Iowa farmers who had flooding in their corn fields may have the option of feeding some of that grain to livestock, but the corn must be tested first.
“If the grain has been actually flooded, that is uncontrolled flood water over top of either the ear or the pod, then FDA — Food and Drug Administration — considers it adulterated and it can’t go into commercial channels,” says Charles Hurburgh, an agricultural engineer with Iowa State University Extension Service. “It becomes an on-farm issue. There may be some options if a veterinarian is involved and some fairly exhaustive testing of the grain is done.”
Hurburgh says farmers who call in a vet to do the testing and decide to feed flood-damaged corn to livestock will have to consult with their crop insurance agent, too. There aren’t that many options with soybeans that have been swamped by flood waters.
“You need to think about some disposal options or simply not harvesting it — just turning it under after the waters recede,” Hurburgh says. “That may yet be this spring for all I know.”

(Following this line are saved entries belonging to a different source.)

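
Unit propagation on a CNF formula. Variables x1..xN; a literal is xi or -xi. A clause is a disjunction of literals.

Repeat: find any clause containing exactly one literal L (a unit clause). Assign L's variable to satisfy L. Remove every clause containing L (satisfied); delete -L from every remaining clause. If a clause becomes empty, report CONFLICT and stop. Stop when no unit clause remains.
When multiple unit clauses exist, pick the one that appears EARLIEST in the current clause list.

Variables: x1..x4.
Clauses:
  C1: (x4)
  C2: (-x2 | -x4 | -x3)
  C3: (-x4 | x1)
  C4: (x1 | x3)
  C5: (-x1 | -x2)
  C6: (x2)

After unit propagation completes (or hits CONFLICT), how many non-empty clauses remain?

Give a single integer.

unit clause [4] forces x4=T; simplify:
  drop -4 from [-2, -4, -3] -> [-2, -3]
  drop -4 from [-4, 1] -> [1]
  satisfied 1 clause(s); 5 remain; assigned so far: [4]
unit clause [1] forces x1=T; simplify:
  drop -1 from [-1, -2] -> [-2]
  satisfied 2 clause(s); 3 remain; assigned so far: [1, 4]
unit clause [-2] forces x2=F; simplify:
  drop 2 from [2] -> [] (empty!)
  satisfied 2 clause(s); 1 remain; assigned so far: [1, 2, 4]
CONFLICT (empty clause)

Answer: 0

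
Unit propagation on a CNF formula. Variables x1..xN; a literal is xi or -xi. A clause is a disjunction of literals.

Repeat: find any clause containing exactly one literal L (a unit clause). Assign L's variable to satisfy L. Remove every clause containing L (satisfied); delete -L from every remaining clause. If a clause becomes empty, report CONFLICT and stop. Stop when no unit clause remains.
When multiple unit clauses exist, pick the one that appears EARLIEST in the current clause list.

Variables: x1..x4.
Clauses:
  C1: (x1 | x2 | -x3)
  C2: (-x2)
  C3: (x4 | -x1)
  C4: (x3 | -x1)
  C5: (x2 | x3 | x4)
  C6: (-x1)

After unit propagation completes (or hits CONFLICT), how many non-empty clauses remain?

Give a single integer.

Answer: 0

Derivation:
unit clause [-2] forces x2=F; simplify:
  drop 2 from [1, 2, -3] -> [1, -3]
  drop 2 from [2, 3, 4] -> [3, 4]
  satisfied 1 clause(s); 5 remain; assigned so far: [2]
unit clause [-1] forces x1=F; simplify:
  drop 1 from [1, -3] -> [-3]
  satisfied 3 clause(s); 2 remain; assigned so far: [1, 2]
unit clause [-3] forces x3=F; simplify:
  drop 3 from [3, 4] -> [4]
  satisfied 1 clause(s); 1 remain; assigned so far: [1, 2, 3]
unit clause [4] forces x4=T; simplify:
  satisfied 1 clause(s); 0 remain; assigned so far: [1, 2, 3, 4]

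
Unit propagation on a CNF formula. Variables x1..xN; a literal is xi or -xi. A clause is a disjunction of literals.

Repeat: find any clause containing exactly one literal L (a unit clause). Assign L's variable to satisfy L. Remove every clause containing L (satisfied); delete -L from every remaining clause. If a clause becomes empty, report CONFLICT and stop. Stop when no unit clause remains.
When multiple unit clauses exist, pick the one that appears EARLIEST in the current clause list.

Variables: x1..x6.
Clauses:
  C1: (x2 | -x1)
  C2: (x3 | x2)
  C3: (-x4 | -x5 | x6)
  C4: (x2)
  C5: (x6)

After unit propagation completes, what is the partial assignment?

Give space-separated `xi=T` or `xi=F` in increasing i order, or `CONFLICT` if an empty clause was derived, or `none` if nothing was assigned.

unit clause [2] forces x2=T; simplify:
  satisfied 3 clause(s); 2 remain; assigned so far: [2]
unit clause [6] forces x6=T; simplify:
  satisfied 2 clause(s); 0 remain; assigned so far: [2, 6]

Answer: x2=T x6=T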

Iowa farmers who have to knock down flood-ravaged corn in their fields may have to plant corn again there next year, rather than rotate to soybeans.
“Particularly if it’s RoundUp Ready corn…but we’re just going to have to, I guess, go with the flow — no pun intended — on that deal this year because if there’s not an on-farm feeding option for the submerged grain, then it doesn’t have value off the farm.”
Hurburgh says once things dry out, farmers should harvest their “good” grain first and get it into storage. Then, harvest the flood-damaged grain and keep it segregated for disposal.